My body was designed to replicate human emotional responses, which would explain why my cheeks were burning red in response to his voice. A feature I would have liked kept hidden at that moment.
"Okay. I'll take two," I said abruptly and smiled shyly. (So much for the cuttlefish recipe.)
My limited experience with flirting (zero experience) left me feeling like I was doing everything wrong. Jenna's memories were proving to be little help. She died long before she had a chance to flirt with boys, much less master it.
To make things worse, he suddenly broke eye contact. It was expected, as he had to turn around and prepare my fish. But somehow, it felt like a personal betrayal and triggered a whole other series of very annoying emotional responses in me like insecurity, fear, and self-doubt. I don't know how humans ever started a relationship when the data coming from the opposite party was so inconclusive and conflicting. And all of this happened in less than five minutes!
Desperate to know if he felt the same attraction, I resorted to my best asset, quantum analysis. I replayed our conversation and reviewed the facts. There was a slight speeding up of his heart rate according to my medical scanner; his cheeks flushed pink when I spoke; and he held direct eye contact for a considerable time. His voice's tenor was pleasant and inviting. There was a lean into the counter, getting closer to me, when he suggested sea bream. Considering everything, I thought the odds he liked me in return were good, but the algorithm I spun up only gave me a sixty-five percent chance he shared my spontaneous crush or, at the least, was interested in me, no matter how many times I recalculated. And I recalculated many times while he had his back to me.
Whatever it was between us, it nearly ended when he handed me my sea bream, took payment in credits, and called on the next person in the queue. I knew I had to move out of the line, but I couldn't. The contents of my recycler started spinning. Air stuck in my lung-box oxygenator like a held breath at the thought of never talking to him again. I waited stupidly, holding my dead fish in a bag, until, in sympathy, he tilted his head, beamed a smile that cut straight through me, and said, "Let me know how you like it."
"Maybe," I giggled.
Kirstjen pinched his face and snapped his head back as if I was speaking a foreign language.

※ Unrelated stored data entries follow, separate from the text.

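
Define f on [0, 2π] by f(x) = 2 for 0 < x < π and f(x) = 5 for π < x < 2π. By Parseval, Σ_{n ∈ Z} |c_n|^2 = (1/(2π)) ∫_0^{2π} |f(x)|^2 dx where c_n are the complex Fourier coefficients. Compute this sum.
Σ |c_n|^2 = 29/2

Parseval equates the L^2 energy of f (normalised by 1/(2π)) with the ℓ^2 sum of its Fourier coefficients: (1/(2π)) ∫_0^{2π} |f|^2 = Σ |c_n|^2.
Compute the left side: (1/(2π)) [∫_0^π 2^2 dx + ∫_π^{2π} 5^2 dx] = (1/(2π)) · (4π + 25π) = (4 + 25)/2 = 29/2.
So Σ_{n ∈ Z} |c_n|^2 = 29/2.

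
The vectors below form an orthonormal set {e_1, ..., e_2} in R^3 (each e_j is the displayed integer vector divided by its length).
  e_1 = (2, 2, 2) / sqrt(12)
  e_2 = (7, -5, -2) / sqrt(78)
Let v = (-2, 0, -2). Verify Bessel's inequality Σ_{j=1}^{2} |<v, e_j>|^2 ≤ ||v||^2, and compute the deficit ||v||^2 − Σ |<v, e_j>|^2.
Σ |<v, e_j>|^2 = 86/13; ||v||^2 = 8; deficit = 18/13

Write each e_j = u_j / sqrt(<u_j, u_j>) where u_j is the displayed integer vector. Then <v, e_j> = <v, u_j> / sqrt(<u_j, u_j>), so |<v, e_j>|^2 = <v, u_j>^2 / <u_j, u_j>.
Coefficients: <v, e_1> = -8/sqrt(12), <v, e_2> = -10/sqrt(78).
Square and sum: Σ |<v, e_j>|^2 = 86/13.
Compute ||v||^2 = v·v = 8.
Deficit = 8 − 86/13 = 18/13 ≥ 0, confirming Bessel's inequality. (The deficit equals ||v − Σ <v,e_j> e_j||^2, the squared distance from v to span{e_j}.)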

He was right. Maybe? And giggling? Oh, God. What kind of response was that? It was one of a hundred possible responses provided by the algorithm I had spun up to help me with my flirting. Clearly, I had picked the wrong one, but it was too late to correct the error. Humiliated, I turned away and quickly disappeared into the crowd, running out of the market in embarrassment, self-loathing, and weirdly an elevated joy that felt like floating. How can all these feelings exist together?